Un agghiacciante ricordo che mai dovrà spegnersi, arrivano i primi soccorsi in via D’Amelio e lo scenario è terrificante: un inferno di fiamme, morte e distruzione che divora i corpi ormai senza vita del giudice Paolo Borsellino, procuratore aggiunto della Repubblica di Palermo, e degli agenti della scorta (Claudio Traina, Emanuela Loi, Agostino Catalano, Vincenzo Li Muli e Eddie Walter Cosina).
Un magistrato simbolo della lotta alla mafia è barbaramente ucciso davanti all’abitazione della madre, pochi mesi dopo l’assassinio dell’amico e collega Giovanni Falcone.
Troppi lati oscuri come la scomparsa dell’agenda rossa di Borsellino allungano i tempi delle indagini e del processo che s’intreccerà con quello sulla presunta trattativa tra Stato e mafia, per cui si arriverà a parlare di “strage di Stato”.
L’episodio segna uno spartiacque nella storia d’Italia ispirando un ampio movimento di lotta alla mafia che coinvolge soprattutto i giovani.
Sul piano giudiziario nel 2008, grazie alle rivelazioni del pentito Gaspare Spatuzza, emergono le responsabilità del clan mafioso Brancaccio, dal quale lo stesso Spatuzza era stato incaricato di rubare la Fiat 126, imbottita di tritolo.
Parallelamente, un’altra indagine della Procura di Caltanissetta, relativa alla presunta trattativa Stato-Mafia, cerca di fare luce sui collegamenti tra questo filone e quello sulla strage di via D’Amelio, quest’ultima al centro di un quarto processo, avviato nel marzo del 2013.
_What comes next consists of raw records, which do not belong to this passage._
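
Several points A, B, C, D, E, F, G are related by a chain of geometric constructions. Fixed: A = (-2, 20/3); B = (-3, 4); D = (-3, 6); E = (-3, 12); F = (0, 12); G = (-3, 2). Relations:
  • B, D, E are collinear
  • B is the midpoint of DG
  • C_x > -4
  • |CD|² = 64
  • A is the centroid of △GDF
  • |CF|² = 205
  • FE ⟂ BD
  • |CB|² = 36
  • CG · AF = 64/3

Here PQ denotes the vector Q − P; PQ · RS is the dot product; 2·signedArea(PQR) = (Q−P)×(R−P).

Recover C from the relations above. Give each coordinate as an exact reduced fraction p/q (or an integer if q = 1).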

Per Franco Fasola Segretario responsabile dell’Ugl di Palermo e Filippo Virzì Portavoce dell’Ugldel capoluogo regionale:”Sono stati 27 anni di depistaggi e tradimenti, è una pagina oscura della vita di noi tutti perché noi tutti siamo stati colpiti, non bisogna mai spegnere i riflettori, che non sia una semplice commemorazione, che se ne parli sempre ogni giorno, così come ribadiva lo stesso Borsellino con le sue parole, parlate della mafia, parlatene alla radio, in televisione, sui giornali, però parlatene”.